Çağdaş Gazeteciler Derneği Bursa Şubesi tarafından Karaman Dernekler Yerleşkesi'nde düzenlenen söyleşide ' Gazeteciliğin önündeki engel, sansür' konusu ele alındı.
ÇGD Bursa Şubesi tarafından düzenlenen 'Gazeteciliğin önündeki engel, sansür' konulu söyleşiye Karaman Dernekler Yerleşkesi ev sahipliği yaptı.
ÇGD Bursa Şubesi Başkan Yardımcısı Aysın Komitgan'ın yönettiği söyleşide RTÜK Üyesi İlhan Taşçı, Ankara Üniversitesi İletişim Fakültesi Öğretim Üyesi Dr. Gökhan Bulut ve enbursa.com yazarı Necati Kartal konuşmacı olarak yer aldı.
RTÜK Üyesi İlhan Taşçı, RTÜK'ün son 11 aydaki ceza tercihlerine değindi ve şunları söyledi:
"İktidarı eleştiren medya kurumlarına geçtiğimiz 11 aylık süreçte RTÜK 47 ceza vermiş. İktidara yakın medya kuruluşlarından sadece Beyaz TV 2 ceza almış. Bunlardan biri de Rasim Ozan Kütahyalı'nın bir yayında yaptığı küfür, hakaret içerikli konuşma."
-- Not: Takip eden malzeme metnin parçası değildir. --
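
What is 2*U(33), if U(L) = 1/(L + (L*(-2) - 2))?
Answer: -2/35 ≈ -0.057143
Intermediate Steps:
U(L) = 1/(-2 - L) (U(L) = 1/(L + (-2*L - 2)) = 1/(L + (-2 - 2*L)) = 1/(-2 - L))
2*U(33) = 2*(-1/(2 + 33)) = 2*(-1/35) = -2/35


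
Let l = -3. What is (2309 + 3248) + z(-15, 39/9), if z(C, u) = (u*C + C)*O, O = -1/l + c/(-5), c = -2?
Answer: 16495/3 ≈ 5498.3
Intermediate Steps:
O = 11/15 (O = -1/(-3) - 2/(-5) = -1*(-1/3) - 2*(-1/5) = 1/3 + 2/5 = 11/15 ≈ 0.73333)
z(C, u) = 11*C/15 + 11*C*u/15 (z(C, u) = (u*C + C)*(11/15) = (C*u + C)*(11/15) = (C + C*u)*(11/15) = 11*C/15 + 11*C*u/15)
(2309 + 3248) + z(-15, 39/9) = (2309 + 3248) + (11/15)*(-15)*(1 + 39/9) = 5557 + (11/15)*(-15)*(1 + 39*(1/9)) = 5557 + (11/15)*(-15)*(1 + 13/3) = 5557 + (11/15)*(-15)*(16/3) = 5557 - 176/3 = 16495/3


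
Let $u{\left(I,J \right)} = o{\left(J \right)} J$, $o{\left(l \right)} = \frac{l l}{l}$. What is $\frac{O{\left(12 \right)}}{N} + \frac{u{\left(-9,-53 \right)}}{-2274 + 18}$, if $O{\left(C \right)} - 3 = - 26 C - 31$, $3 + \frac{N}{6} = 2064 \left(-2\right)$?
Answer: $- \frac{675067}{548208} \approx -1.2314$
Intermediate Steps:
$N = -24786$ ($N = -18 + 6 \cdot 2064 \left(-2\right) = -18 + 6 \left(-4128\right) = -18 - 24768 = -24786$)
$o{\left(l \right)} = l$ ($o{\left(l \right)} = \frac{l^{2}}{l} = l$)
$O{\left(C \right)} = -28 - 26 C$ ($O{\left(C \right)} = 3 - \left(31 + 26 C\right) = -28 - 26 C$)
$u{\left(I,J \right)} = J^{2}$ ($u{\left(I,J \right)} = J J = J^{2}$)
$\frac{O{\left(12 \right)}}{N} + \frac{u{\left(-9,-53 \right)}}{-2274 + 18} = \frac{-28 - 312}{-24786} + \frac{\left(-53\right)^{2}}{-2274 + 18} = \left(-28 - 312\right) \left(- \frac{1}{24786}\right) + \frac{2809}{-2256} = \left(-340\right) \left(- \frac{1}{24786}\right) + 2809 \left(- \frac{1}{2256}\right) = \frac{10}{729} - \frac{2809}{2256} = - \frac{675067}{548208}$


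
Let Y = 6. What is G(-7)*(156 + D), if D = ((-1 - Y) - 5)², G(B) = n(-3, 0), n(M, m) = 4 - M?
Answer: 2100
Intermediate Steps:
G(B) = 7 (G(B) = 4 - 1*(-3) = 4 + 3 = 7)
D = 144 (D = ((-1 - 1*6) - 5)² = ((-1 - 6) - 5)² = (-7 - 5)² = (-12)² = 144)
G(-7)*(156 + D) = 7*(156 + 144) = 7*300 = 2100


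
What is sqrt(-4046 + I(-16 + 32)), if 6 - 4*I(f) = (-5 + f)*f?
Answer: I*sqrt(16354)/2 ≈ 63.941*I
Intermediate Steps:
I(f) = 3/2 - f*(-5 + f)/4 (I(f) = 3/2 - (-5 + f)*f/4 = 3/2 - f*(-5 + f)/4)
sqrt(-4046 + I(-16 + 32)) = sqrt(-4046 + (3/2 - (-16 + 32)**2/4 + 5*(-16 + 32)/4)) = sqrt(-4046 + (3/2 - 1/4*16**2 + (5/4)*16)) = sqrt(-4046 + (3/2 - 1/4*256 + 20)) = sqrt(-4046 + (3/2 - 64 + 20)) = sqrt(-4046 - 85/2) = sqrt(-8177/2) = I*sqrt(16354)/2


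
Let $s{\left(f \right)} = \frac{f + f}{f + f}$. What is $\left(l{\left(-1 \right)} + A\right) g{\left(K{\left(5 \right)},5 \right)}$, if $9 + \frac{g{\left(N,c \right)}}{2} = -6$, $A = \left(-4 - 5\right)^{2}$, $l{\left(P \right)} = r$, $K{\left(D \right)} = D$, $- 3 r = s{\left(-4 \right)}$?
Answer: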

RTÜK'ün tam bir sansür kurulu olarak işlediğini belirten Taşçı, "İktidara en küçük bir eleştiriye tahammül yok. Herkesin aynı şeyi söylemesi isteniyor." dedi.
Taşçı'nın ardından konuşan enbursa.com yazarı Necati Kartal ise hem iktidarların gazeteciler üzerinde baskısının arttığını hem de gazeteciliğin itibarının zarar gördüğünü söyledi.
Kartal şöyle konuştu:
"Ele geçirilmiş bir medya var. Diğer medyayı da pek konuşturmak istemiyorlar. Sansürün bundan sonra daha baskın olacağını düşünüyorum. Geleneksel medyanın yerini internet medyası aldı, alıyor. Eskinin çöktüğü, yeninin tam egemenlik kuramadığı bir dönem. Gazetelerin ve gazeteciliğin itibari bozulduğu için hem dünyada hem de Türkiye'de okur kaybı var. Hem Türkiye'de hem dünyada hükümetlerin medya üzerinde baskısı arttı.
Dijitalleşme diyoruz. Bana göre sansürün en büyüğü burada oluşacak. Yapay zeka ile oluşturulan yapay muhabir Ruters'ta yılın muhabiri seçildi. Peki, gazetecilik etiği, haberi insanca koklamak? Bu algoritmaları devler yapıyor. Diğer devler de bu işe girerse sektörde istihdamı bitirirler."
Ankara Üniversitesi İletişim Fakültesi Öğretim Üyesi Dr. Gökhan Bulut ise toplumda sansürün nasıl algılandığına ve gazetecilik, ifade özgürlüğü ilişkisi ile rejim ilişkisine dikkat çekti.
Gökhan Bulut, şunları söyledi:
"Gazetecilik başka hiçbir meslekte olmadığı kadar toplumla iç içe. Dolayısıyla biz gazetecilik konuşurken rejim konuşmak durumdayız. 1980'den sonra uygulanan neoliberal politikalar AKP döneminde, özellikle son 10 yılda tavan yaptı.
İfade özgürlüğünün gazeteci için ve toplum için ne anlama geldiği önemli. Gazeteci için ifade özgürlüğü mesleğin ta kendisidir. İfade özgürlüğü yoksa gazetecilik ancak gazetecilik mücadelesine dönüşür. Gazetecilik ve toplum ilişkisi birbirinden bağımsız düşünülemez.
Gazetecilik son dönemde oldukça fazla sermayenin eline geçmiş durumda. Medya sermayeleşirken gazetecilerde ise fikir ve işçilik birbirinden ayrılmaya başladı.Gazetecilerden istenen yalnızca boşlukları olan bir metni doldurmak, birbirinin aynı haberler yapmak. Haber iyiden iyiye metalaşmış , alınıp satılabilen bir şeye dönüşmüş durumda.
Cumhurbaşkanlığı Hükümet Sistemi denen sistem bugün itibariyle bir monarşik sistemdir. Hepsi bir Kanun-i Esasi kopyası.
Bize dezenformasyon ile mücadele dedikleri "Sansür" yasası 1876'nın istibdat yasasıdır. Bu yasadaki tıklanma sayıları bile sansürdür."